Der Kinobesuch ist eine Brücke dazu. Mäandernd und traumwandlerisch gleitet der Assoziationsstrom von den Besprechungen des serbischen Films "Underground" in den großen französischen Blättern, in denen Handke die damals verbreiteten anti-serbischen Ressentiments aufspürt, über zu der, wie ihm vorkommt, ebenso einseitigen Berichterstattung über die großen Ereignisse des jugoslawischen Bürgerkriegs, die von denselben Blättern gleichfalls betrieben wurde.

Es ist hier wichtig festzuhalten, dass Handke dabei zwar die Serben durchaus wütend verteidigt – dass aber dennoch nichts an seiner Kritik an den Medien einem serbischen Nationalismus das Wort redet oder gar einem serbischen Großreich, auch wenn das nun von den Handke-Kritikern noch so oft behauptet wird. Warum sollte das denn auch der Fall sein? Handke selbst ist slowenischstämmig.
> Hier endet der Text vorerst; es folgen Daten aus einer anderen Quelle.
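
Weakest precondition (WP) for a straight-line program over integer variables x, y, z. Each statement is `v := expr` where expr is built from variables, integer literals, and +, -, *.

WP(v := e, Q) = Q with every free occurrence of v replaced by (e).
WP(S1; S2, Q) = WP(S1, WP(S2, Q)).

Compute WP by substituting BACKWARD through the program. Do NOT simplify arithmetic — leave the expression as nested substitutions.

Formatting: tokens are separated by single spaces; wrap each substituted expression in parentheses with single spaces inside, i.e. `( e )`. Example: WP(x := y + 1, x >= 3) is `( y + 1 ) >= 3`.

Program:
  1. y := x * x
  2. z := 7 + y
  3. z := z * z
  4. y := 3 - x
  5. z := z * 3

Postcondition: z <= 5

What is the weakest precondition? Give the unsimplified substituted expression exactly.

Answer: ( ( ( 7 + ( x * x ) ) * ( 7 + ( x * x ) ) ) * 3 ) <= 5

Derivation:
post: z <= 5
stmt 5: z := z * 3  -- replace 1 occurrence(s) of z with (z * 3)
  => ( z * 3 ) <= 5
stmt 4: y := 3 - x  -- replace 0 occurrence(s) of y with (3 - x)
  => ( z * 3 ) <= 5
stmt 3: z := z * z  -- replace 1 occurrence(s) of z with (z * z)
  => ( ( z * z ) * 3 ) <= 5
stmt 2: z := 7 + y  -- replace 2 occurrence(s) of z with (7 + y)
  => ( ( ( 7 + y ) * ( 7 + y ) ) * 3 ) <= 5
stmt 1: y := x * x  -- replace 2 occurrence(s) of y with (x * x)
  => ( ( ( 7 + ( x * x ) ) * ( 7 + ( x * x ) ) ) * 3 ) <= 5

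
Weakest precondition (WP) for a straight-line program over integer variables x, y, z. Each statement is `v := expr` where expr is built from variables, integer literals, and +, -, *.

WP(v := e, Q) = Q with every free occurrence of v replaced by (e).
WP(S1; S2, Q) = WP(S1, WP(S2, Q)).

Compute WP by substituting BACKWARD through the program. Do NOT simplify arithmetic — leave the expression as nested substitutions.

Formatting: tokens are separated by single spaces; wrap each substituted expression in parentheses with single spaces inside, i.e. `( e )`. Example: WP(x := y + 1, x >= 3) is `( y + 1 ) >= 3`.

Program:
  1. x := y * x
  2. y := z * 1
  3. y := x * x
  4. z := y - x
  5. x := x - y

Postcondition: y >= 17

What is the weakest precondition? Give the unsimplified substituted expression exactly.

Answer: ( ( y * x ) * ( y * x ) ) >= 17

Derivation:
post: y >= 17
stmt 5: x := x - y  -- replace 0 occurrence(s) of x with (x - y)
  => y >= 17
stmt 4: z := y - x  -- replace 0 occurrence(s) of z with (y - x)
  => y >= 17
stmt 3: y := x * x  -- replace 1 occurrence(s) of y with (x * x)
  => ( x * x ) >= 17
stmt 2: y := z * 1  -- replace 0 occurrence(s) of y with (z * 1)
  => ( x * x ) >= 17
stmt 1: x := y * x  -- replace 2 occurrence(s) of x with (y * x)
  => ( ( y * x ) * ( y * x ) ) >= 17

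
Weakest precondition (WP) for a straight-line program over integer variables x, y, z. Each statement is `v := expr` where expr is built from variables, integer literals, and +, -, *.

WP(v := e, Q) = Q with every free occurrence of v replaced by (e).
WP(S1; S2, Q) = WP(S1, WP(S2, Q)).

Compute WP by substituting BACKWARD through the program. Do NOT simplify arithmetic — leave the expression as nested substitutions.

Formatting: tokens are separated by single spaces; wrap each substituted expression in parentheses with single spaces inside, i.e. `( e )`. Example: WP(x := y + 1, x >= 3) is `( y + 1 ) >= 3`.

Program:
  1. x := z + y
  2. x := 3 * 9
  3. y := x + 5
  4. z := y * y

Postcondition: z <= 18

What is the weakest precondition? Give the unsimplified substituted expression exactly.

Answer: ( ( ( 3 * 9 ) + 5 ) * ( ( 3 * 9 ) + 5 ) ) <= 18

Derivation:
post: z <= 18
stmt 4: z := y * y  -- replace 1 occurrence(s) of z with (y * y)
  => ( y * y ) <= 18
stmt 3: y := x + 5  -- replace 2 occurrence(s) of y with (x + 5)
  => ( ( x + 5 ) * ( x + 5 ) ) <= 18
stmt 2: x := 3 * 9  -- replace 2 occurrence(s) of x with (3 * 9)
  => ( ( ( 3 * 9 ) + 5 ) * ( ( 3 * 9 ) + 5 ) ) <= 18
stmt 1: x := z + y  -- replace 0 occurrence(s) of x with (z + y)
  => ( ( ( 3 * 9 ) + 5 ) * ( ( 3 * 9 ) + 5 ) ) <= 18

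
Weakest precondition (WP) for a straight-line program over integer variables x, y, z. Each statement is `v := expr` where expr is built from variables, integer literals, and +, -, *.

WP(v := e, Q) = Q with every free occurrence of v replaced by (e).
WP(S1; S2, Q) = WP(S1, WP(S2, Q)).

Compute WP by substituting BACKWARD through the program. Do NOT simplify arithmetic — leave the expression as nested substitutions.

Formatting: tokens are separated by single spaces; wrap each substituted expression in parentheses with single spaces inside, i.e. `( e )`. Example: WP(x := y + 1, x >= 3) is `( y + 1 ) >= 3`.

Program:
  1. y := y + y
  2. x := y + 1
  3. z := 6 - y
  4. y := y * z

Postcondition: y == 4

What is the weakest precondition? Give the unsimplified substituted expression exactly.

post: y == 4
stmt 4: y := y * z  -- replace 1 occurrence(s) of y with (y * z)
  => ( y * z ) == 4
stmt 3: z := 6 - y  -- replace 1 occurrence(s) of z with (6 - y)
  => ( y * ( 6 - y ) ) == 4
stmt 2: x := y + 1  -- replace 0 occurrence(s) of x with (y + 1)
  => ( y * ( 6 - y ) ) == 4
stmt 1: y := y + y  -- replace 2 occurrence(s) of y with (y + y)
  => ( ( y + y ) * ( 6 - ( y + y ) ) ) == 4

Answer: ( ( y + y ) * ( 6 - ( y + y ) ) ) == 4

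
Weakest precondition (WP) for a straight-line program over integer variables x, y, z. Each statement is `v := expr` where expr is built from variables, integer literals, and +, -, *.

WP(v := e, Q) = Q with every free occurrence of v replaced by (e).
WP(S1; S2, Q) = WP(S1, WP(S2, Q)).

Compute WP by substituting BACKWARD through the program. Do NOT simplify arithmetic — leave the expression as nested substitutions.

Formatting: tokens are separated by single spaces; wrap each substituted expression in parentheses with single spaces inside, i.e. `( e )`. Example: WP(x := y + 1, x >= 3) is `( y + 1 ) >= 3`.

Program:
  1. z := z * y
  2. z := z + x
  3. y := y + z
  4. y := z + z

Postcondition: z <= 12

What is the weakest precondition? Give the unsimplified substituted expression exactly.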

Was Handke viel eher bewegte, und das wird im Übrigen noch deutlicher, wenn man den kleineren beigefügten Text "Abschied des Träumers vom Neunten Land" liest, das war vielmehr ganz im Gegenteil eine Art sentimentaler Trauer um den Vielvölkerstaat Jugoslawien mit seiner kulturellen und nationalen Vielfalt. Was ihn schmerzt, das ist, wie hier Völker aufeinander losgehen und gegeneinander aufgehetzt werden, die eigentlich Brüder sein sollten. 

Und Handke legt seine eigene Zerrissenheit offen, wenn er zuerst einbekennt, wie ein Teil von ihm von einem enormen Hass auf Radovan Karadžić gepackt wurde, als er die ersten Bilder von in Sarajewo getöteten Kindern zu Gesicht bekam, so dass er am liebsten gesehen hätte, wenn einer den bosnisch-serbischen Präsidenten umgebracht hätte; wenn er aber dann gleichzeitig doch nicht daran glauben will, dass sich alles so einfach in Gut und Böse, in Schwarz und Weiß teilen lässt, wie das die Weltöffentlichkeit gerne haben möchte.
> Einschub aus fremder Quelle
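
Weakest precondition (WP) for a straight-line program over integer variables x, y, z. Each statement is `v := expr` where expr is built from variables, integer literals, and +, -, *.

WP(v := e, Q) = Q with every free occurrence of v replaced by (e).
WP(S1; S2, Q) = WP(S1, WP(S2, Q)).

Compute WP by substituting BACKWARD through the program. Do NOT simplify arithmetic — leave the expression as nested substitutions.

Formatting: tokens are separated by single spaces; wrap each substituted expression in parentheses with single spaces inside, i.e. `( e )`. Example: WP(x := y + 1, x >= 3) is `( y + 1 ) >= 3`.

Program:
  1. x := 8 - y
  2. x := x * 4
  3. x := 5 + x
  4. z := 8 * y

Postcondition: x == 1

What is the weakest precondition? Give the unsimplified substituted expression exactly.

post: x == 1
stmt 4: z := 8 * y  -- replace 0 occurrence(s) of z with (8 * y)
  => x == 1
stmt 3: x := 5 + x  -- replace 1 occurrence(s) of x with (5 + x)
  => ( 5 + x ) == 1
stmt 2: x := x * 4  -- replace 1 occurrence(s) of x with (x * 4)
  => ( 5 + ( x * 4 ) ) == 1
stmt 1: x := 8 - y  -- replace 1 occurrence(s) of x with (8 - y)
  => ( 5 + ( ( 8 - y ) * 4 ) ) == 1

Answer: ( 5 + ( ( 8 - y ) * 4 ) ) == 1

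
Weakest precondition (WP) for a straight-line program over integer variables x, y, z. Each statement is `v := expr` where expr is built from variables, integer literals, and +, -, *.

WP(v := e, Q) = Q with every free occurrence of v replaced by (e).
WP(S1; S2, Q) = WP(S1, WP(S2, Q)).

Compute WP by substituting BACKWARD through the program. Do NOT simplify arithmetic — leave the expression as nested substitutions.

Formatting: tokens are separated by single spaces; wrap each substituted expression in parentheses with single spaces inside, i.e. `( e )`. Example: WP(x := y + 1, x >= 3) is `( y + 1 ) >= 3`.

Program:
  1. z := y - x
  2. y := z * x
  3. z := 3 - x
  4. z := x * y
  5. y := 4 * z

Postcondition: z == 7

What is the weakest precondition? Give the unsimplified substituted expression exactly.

post: z == 7
stmt 5: y := 4 * z  -- replace 0 occurrence(s) of y with (4 * z)
  => z == 7
stmt 4: z := x * y  -- replace 1 occurrence(s) of z with (x * y)
  => ( x * y ) == 7
stmt 3: z := 3 - x  -- replace 0 occurrence(s) of z with (3 - x)
  => ( x * y ) == 7
stmt 2: y := z * x  -- replace 1 occurrence(s) of y with (z * x)
  => ( x * ( z * x ) ) == 7
stmt 1: z := y - x  -- replace 1 occurrence(s) of z with (y - x)
  => ( x * ( ( y - x ) * x ) ) == 7

Answer: ( x * ( ( y - x ) * x ) ) == 7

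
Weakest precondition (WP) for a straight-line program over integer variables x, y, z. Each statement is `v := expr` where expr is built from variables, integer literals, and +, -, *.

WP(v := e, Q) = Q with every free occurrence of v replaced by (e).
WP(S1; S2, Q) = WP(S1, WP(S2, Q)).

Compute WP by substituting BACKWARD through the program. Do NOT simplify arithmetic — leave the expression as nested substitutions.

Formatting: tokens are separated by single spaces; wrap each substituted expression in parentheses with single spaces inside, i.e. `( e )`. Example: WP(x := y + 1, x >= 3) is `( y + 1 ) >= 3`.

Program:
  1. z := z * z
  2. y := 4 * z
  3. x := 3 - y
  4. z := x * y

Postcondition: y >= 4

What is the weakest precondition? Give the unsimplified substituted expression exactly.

post: y >= 4
stmt 4: z := x * y  -- replace 0 occurrence(s) of z with (x * y)
  => y >= 4
stmt 3: x := 3 - y  -- replace 0 occurrence(s) of x with (3 - y)
  => y >= 4
stmt 2: y := 4 * z  -- replace 1 occurrence(s) of y with (4 * z)
  => ( 4 * z ) >= 4
stmt 1: z := z * z  -- replace 1 occurrence(s) of z with (z * z)
  => ( 4 * ( z * z ) ) >= 4

Answer: ( 4 * ( z * z ) ) >= 4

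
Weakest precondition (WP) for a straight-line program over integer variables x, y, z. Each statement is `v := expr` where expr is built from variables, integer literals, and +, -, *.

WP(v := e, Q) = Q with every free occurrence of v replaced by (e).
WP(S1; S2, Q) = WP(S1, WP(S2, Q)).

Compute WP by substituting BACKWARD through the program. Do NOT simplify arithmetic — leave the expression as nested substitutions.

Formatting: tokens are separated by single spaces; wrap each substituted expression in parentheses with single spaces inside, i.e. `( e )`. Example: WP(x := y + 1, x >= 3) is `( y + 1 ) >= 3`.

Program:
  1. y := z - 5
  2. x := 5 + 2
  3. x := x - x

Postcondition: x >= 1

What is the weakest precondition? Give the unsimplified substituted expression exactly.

Answer: ( ( 5 + 2 ) - ( 5 + 2 ) ) >= 1

Derivation:
post: x >= 1
stmt 3: x := x - x  -- replace 1 occurrence(s) of x with (x - x)
  => ( x - x ) >= 1
stmt 2: x := 5 + 2  -- replace 2 occurrence(s) of x with (5 + 2)
  => ( ( 5 + 2 ) - ( 5 + 2 ) ) >= 1
stmt 1: y := z - 5  -- replace 0 occurrence(s) of y with (z - 5)
  => ( ( 5 + 2 ) - ( 5 + 2 ) ) >= 1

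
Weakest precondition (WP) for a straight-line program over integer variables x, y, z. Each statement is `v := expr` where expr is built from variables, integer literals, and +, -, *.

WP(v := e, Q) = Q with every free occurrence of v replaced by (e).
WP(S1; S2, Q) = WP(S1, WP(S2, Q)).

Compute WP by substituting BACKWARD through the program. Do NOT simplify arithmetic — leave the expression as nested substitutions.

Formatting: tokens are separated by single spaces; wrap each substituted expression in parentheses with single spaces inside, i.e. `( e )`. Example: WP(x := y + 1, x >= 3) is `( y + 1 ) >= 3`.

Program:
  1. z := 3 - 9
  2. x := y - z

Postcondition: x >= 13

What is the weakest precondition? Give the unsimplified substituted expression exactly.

Answer: ( y - ( 3 - 9 ) ) >= 13

Derivation:
post: x >= 13
stmt 2: x := y - z  -- replace 1 occurrence(s) of x with (y - z)
  => ( y - z ) >= 13
stmt 1: z := 3 - 9  -- replace 1 occurrence(s) of z with (3 - 9)
  => ( y - ( 3 - 9 ) ) >= 13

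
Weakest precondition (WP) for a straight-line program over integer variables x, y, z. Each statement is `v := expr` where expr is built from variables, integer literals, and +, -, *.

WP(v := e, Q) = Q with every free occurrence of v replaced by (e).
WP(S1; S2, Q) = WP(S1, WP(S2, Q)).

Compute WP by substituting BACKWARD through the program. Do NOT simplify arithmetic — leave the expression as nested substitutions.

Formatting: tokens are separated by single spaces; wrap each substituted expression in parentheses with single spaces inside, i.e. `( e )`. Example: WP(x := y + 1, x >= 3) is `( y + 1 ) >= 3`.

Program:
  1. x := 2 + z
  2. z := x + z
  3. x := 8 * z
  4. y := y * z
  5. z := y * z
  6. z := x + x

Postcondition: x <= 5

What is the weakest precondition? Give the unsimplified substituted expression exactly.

Answer: ( 8 * ( ( 2 + z ) + z ) ) <= 5

Derivation:
post: x <= 5
stmt 6: z := x + x  -- replace 0 occurrence(s) of z with (x + x)
  => x <= 5
stmt 5: z := y * z  -- replace 0 occurrence(s) of z with (y * z)
  => x <= 5
stmt 4: y := y * z  -- replace 0 occurrence(s) of y with (y * z)
  => x <= 5
stmt 3: x := 8 * z  -- replace 1 occurrence(s) of x with (8 * z)
  => ( 8 * z ) <= 5
stmt 2: z := x + z  -- replace 1 occurrence(s) of z with (x + z)
  => ( 8 * ( x + z ) ) <= 5
stmt 1: x := 2 + z  -- replace 1 occurrence(s) of x with (2 + z)
  => ( 8 * ( ( 2 + z ) + z ) ) <= 5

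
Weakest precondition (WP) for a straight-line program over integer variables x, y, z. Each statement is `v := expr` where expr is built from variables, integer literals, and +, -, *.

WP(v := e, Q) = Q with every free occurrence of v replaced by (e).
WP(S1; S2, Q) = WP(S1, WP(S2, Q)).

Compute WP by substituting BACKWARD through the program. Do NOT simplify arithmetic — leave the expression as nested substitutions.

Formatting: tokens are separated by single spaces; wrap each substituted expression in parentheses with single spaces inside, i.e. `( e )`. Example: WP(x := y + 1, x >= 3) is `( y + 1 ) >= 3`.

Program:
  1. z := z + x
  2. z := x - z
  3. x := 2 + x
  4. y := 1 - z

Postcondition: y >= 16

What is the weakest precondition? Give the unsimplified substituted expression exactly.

post: y >= 16
stmt 4: y := 1 - z  -- replace 1 occurrence(s) of y with (1 - z)
  => ( 1 - z ) >= 16
stmt 3: x := 2 + x  -- replace 0 occurrence(s) of x with (2 + x)
  => ( 1 - z ) >= 16
stmt 2: z := x - z  -- replace 1 occurrence(s) of z with (x - z)
  => ( 1 - ( x - z ) ) >= 16
stmt 1: z := z + x  -- replace 1 occurrence(s) of z with (z + x)
  => ( 1 - ( x - ( z + x ) ) ) >= 16

Answer: ( 1 - ( x - ( z + x ) ) ) >= 16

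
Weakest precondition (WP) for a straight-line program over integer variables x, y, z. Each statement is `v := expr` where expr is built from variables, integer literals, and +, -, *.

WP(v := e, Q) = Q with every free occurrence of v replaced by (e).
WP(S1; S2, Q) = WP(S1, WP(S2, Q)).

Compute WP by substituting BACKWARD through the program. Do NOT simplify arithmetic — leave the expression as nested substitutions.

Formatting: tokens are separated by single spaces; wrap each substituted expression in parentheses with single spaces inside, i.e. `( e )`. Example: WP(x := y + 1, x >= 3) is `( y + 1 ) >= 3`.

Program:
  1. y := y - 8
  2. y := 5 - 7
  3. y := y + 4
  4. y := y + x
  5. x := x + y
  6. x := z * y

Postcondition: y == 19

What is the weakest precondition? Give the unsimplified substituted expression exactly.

post: y == 19
stmt 6: x := z * y  -- replace 0 occurrence(s) of x with (z * y)
  => y == 19
stmt 5: x := x + y  -- replace 0 occurrence(s) of x with (x + y)
  => y == 19
stmt 4: y := y + x  -- replace 1 occurrence(s) of y with (y + x)
  => ( y + x ) == 19
stmt 3: y := y + 4  -- replace 1 occurrence(s) of y with (y + 4)
  => ( ( y + 4 ) + x ) == 19
stmt 2: y := 5 - 7  -- replace 1 occurrence(s) of y with (5 - 7)
  => ( ( ( 5 - 7 ) + 4 ) + x ) == 19
stmt 1: y := y - 8  -- replace 0 occurrence(s) of y with (y - 8)
  => ( ( ( 5 - 7 ) + 4 ) + x ) == 19

Answer: ( ( ( 5 - 7 ) + 4 ) + x ) == 19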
... als Möglichkeit von Humanismus

Und dann macht Handke das, was in der Tat ein jeder echter Humanist tun sollte: Er fordert sich selbst und den Leser auf, sich einmal in die "andere Seite" hineinzuversetzen, in einen Angehörigen der in Kroatien und Bosnien ansässigen Serben, über deren Köpfe hinweg gewaltsam neue Staaten gegründet worden waren, die sie plötzlich zu Fremdem im eigenen Land gemacht hatten, ja zu Vertriebenen.

Vor allem aber ist es die stereotype Sprache und Bildsprache der westlichen Medien, die Handke beschäftigt. Er sind die "feind- und kriegsbildverknallten" Darstellungen westlicher Journalisten, "über die Jahre immer in dieselbe Wort- und Bildkerbe dreschend, von ihrem Auslandshochsitz aus", die ihn empören. Er wendet sich gegen eine Weltpresse, die sich daran gewöhnt hat, die Serben immer nur als "Horde Slivovica trinkender serbischer Nationalisten, bäuerlicher Illuminierter und Paranoiker" zu karikieren, als ein Volk von "Vergewaltigern, Schlächtern und uneuropäischen Barbaren".
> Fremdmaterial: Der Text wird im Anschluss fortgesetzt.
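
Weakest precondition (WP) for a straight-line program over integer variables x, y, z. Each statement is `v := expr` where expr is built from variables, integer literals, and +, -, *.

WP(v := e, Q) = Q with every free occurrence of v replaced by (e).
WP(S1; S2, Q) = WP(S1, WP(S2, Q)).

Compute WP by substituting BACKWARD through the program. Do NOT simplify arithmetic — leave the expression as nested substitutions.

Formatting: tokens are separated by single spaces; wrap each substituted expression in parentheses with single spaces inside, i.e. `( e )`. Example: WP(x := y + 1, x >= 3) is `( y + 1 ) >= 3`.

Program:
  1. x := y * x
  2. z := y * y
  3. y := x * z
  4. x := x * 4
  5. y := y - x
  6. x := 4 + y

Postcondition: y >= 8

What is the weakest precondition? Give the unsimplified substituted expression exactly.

Answer: ( ( ( y * x ) * ( y * y ) ) - ( ( y * x ) * 4 ) ) >= 8

Derivation:
post: y >= 8
stmt 6: x := 4 + y  -- replace 0 occurrence(s) of x with (4 + y)
  => y >= 8
stmt 5: y := y - x  -- replace 1 occurrence(s) of y with (y - x)
  => ( y - x ) >= 8
stmt 4: x := x * 4  -- replace 1 occurrence(s) of x with (x * 4)
  => ( y - ( x * 4 ) ) >= 8
stmt 3: y := x * z  -- replace 1 occurrence(s) of y with (x * z)
  => ( ( x * z ) - ( x * 4 ) ) >= 8
stmt 2: z := y * y  -- replace 1 occurrence(s) of z with (y * y)
  => ( ( x * ( y * y ) ) - ( x * 4 ) ) >= 8
stmt 1: x := y * x  -- replace 2 occurrence(s) of x with (y * x)
  => ( ( ( y * x ) * ( y * y ) ) - ( ( y * x ) * 4 ) ) >= 8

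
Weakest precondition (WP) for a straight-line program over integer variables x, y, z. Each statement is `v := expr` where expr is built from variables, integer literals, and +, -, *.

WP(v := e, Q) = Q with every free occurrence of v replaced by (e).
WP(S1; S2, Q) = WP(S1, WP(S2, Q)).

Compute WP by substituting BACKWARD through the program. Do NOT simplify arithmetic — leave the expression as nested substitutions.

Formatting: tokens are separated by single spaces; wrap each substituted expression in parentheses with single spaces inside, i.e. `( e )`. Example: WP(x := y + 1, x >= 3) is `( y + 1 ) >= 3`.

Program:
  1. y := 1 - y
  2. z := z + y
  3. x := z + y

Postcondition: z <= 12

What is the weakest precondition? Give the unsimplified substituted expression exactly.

post: z <= 12
stmt 3: x := z + y  -- replace 0 occurrence(s) of x with (z + y)
  => z <= 12
stmt 2: z := z + y  -- replace 1 occurrence(s) of z with (z + y)
  => ( z + y ) <= 12
stmt 1: y := 1 - y  -- replace 1 occurrence(s) of y with (1 - y)
  => ( z + ( 1 - y ) ) <= 12

Answer: ( z + ( 1 - y ) ) <= 12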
Die Serben – ein Volk von Bösewichtern?

Jeder, der, wie ich, in den 90ern in Mitteleuropa lebte, schon alt genug und ein halbwegs aufmerksamer, wacher Kopf war und regelmäßig Medien konsumierte, wird an dieser Stelle übrigens mit dieser Wahrnehmung Handkes übereinstimmen. Damals herrschte – auch in der österreichischen Öffentlichkeit – eine seltsame anti-serbische Grundstimmung, die mehr oder weniger genau auf das hinauslief, was er hier beschreibt. Ähnlich muss es vor dem Ersten Weltkrieg zugegangen sein, als das "Serbien muss sterbien!" kursierte. Gewisse simple Narrative hatten sich einbetoniert, Komplexität wurde unterschlagen, die Serben wurden nur mehr als halbe Tiere dargestellt, und sie waren natürlich von Grund auf bösartig und an allem schuld.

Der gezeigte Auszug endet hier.